I can tell you that the transmission oil pan drain threads are very delicate and soft (2001 4 speed) . I did 15lb with a good torque wrench and I felt the threads start to let go. I remove the bolt, and a brand new bolt would not spin in easily. I dropped the pan, cleaned up the threads with a tap, then carefully torqued to about 12 pounds. So far no leaks in six months. I have a feeling the threads were already in delicate condition from the previous owner.

Yep! That's why I advocate NOT using a torque wrench or any other long handled tool where you gain leverage. IF the torque wrench is not accurate....you can damage the threads. Just use a standard length ratchet (3/8") or even a box end wrench. You'll be able to tell by 'feel' when the bolt is tight enough.

I’m kind of nervous about the next time I drain the fluid, because rather than flush the whole transmission every 60k miles or so, my strategy is to drain the pan every other oil change. I hope the threads are in good enough shape to hold up.

I change the transmission fluid (drain and fill) in my LX and 80 series fairly often (about every 10-12K miles) and both bolts will tighten up plenty with no hint of slipping.
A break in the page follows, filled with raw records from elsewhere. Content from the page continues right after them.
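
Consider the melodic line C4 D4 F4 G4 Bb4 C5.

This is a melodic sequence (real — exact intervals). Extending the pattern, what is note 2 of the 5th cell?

Bb5

With 2-note cells, note 2 of each statement runs D4, G4, C5.
Carrying that up a 4th forward: F5 → Bb5.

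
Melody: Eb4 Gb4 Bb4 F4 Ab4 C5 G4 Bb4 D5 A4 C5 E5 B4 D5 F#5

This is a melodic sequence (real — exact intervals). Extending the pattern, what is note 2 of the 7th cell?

F#5

The unit is 3 notes. Position-2 pitches of the 5 shown cells: Gb4, Ab4, Bb4, C5, D5.
Carrying that up a 2nd forward: E5 → F#5.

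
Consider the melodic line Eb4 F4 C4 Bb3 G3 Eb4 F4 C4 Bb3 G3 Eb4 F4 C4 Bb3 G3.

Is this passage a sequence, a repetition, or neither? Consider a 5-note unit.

Each 5-note cell is identical (Eb4 F4 C4 Bb3 G3), restated at the same pitch.

repetition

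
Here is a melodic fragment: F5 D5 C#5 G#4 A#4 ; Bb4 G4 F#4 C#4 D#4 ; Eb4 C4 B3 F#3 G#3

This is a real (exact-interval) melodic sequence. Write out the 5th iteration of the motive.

Db3 Bb2 A2 E2 F#2

The 5-note cells begin on F5, Bb4, Eb4 — each down a 5th from the last.
Carrying on: Ab3 → Db3.
So cell 5 is Db3 Bb2 A2 E2 F#2.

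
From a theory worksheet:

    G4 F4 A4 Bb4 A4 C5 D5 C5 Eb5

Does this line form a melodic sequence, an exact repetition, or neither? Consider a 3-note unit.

sequence

Each 3-note cell is the previous one transposed up a 3rd.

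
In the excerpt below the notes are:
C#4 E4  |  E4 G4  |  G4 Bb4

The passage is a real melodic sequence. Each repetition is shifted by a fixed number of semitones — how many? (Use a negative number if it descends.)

With a 2-note motive the entries are C#4, E4, G4, each up a 3rd from the previous.
C#4 to E4 spans +3 semitones.

3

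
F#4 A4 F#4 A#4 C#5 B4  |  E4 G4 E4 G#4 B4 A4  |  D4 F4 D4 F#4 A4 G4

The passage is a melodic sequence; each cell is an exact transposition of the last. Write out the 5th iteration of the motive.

With a 6-note motive the entries are F#4, E4, D4, each down a 2nd from the previous.
Extending down a 2nd: C4 → Bb3.
Statement 5 starts on Bb3 and keeps the same exact contour: Bb3 Db4 Bb3 D4 F4 Eb4.

Bb3 Db4 Bb3 D4 F4 Eb4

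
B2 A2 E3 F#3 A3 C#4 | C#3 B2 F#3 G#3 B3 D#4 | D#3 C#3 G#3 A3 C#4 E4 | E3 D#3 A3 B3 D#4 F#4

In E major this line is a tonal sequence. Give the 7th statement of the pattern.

A3 G#3 D#4 E4 G#4 B4

The 6-note cells begin on B2, C#3, D#3, E3 — each up a 2nd from the last.
Extending up a 2nd: F#3 → G#3 → A3.
From A3 the diatonic shape gives A3 G#3 D#4 E4 G#4 B4.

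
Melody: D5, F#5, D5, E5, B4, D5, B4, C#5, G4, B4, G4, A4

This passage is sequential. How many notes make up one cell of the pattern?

12 notes total. Splitting into 3 groups of 4:
D5 F#5 D5 E5 | B4 D5 B4 C#5 | G4 B4 G4 A4
Each cell is the previous one down a 3rd — so the unit is 4 notes.

4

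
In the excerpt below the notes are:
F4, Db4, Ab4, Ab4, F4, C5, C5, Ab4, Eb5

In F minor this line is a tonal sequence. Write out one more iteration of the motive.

Unit = 3 notes; the statements start on F4, Ab4, C5, moving up a 3rd each time.
Statement 4 starts on Eb5 and keeps the same diatonic contour: Eb5 C5 G5.

Eb5 C5 G5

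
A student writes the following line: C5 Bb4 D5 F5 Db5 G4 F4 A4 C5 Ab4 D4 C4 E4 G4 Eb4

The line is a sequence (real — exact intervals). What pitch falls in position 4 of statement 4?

The unit is 5 notes. Position-4 pitches of the 3 shown cells: F5, C5, G4.
One more down a 4th gives D4.

D4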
Use a new bolt gasket each time.

^^^^^^^^ Expand for reply
 
I can tell you that the transmission oil pan drain threads are very delicate and soft (2001 4 speed) . I did 15lb with a good torque wrench and I felt the threads start to let go. I remove the bolt, and a brand new bolt would not spin in easily. I dropped the pan, cleaned up the threads with a tap, then carefully torqued to about 12 pounds. So far no leaks in six months. I have a feeling the threads were already in delicate condition from the previous owner.

I’m kind of nervous about the next time I drain the fluid, because rather than flush the whole transmission every 60k miles or so, my strategy is to drain the pan every other oil change. I hope the threads are in good enough shape to hold up.
I've found transmission plug bolt threads damaged also. It's so sweet Toyota uses hard metal in the pan threads and softer in the plug bolt threads.

My first time I pulled the pan, as was going to replace pan. Now I'd just use thread repair tap with thick grease to hold waste metal, along with new OEM plug bolt.

I still use torque wrench every time, without issue.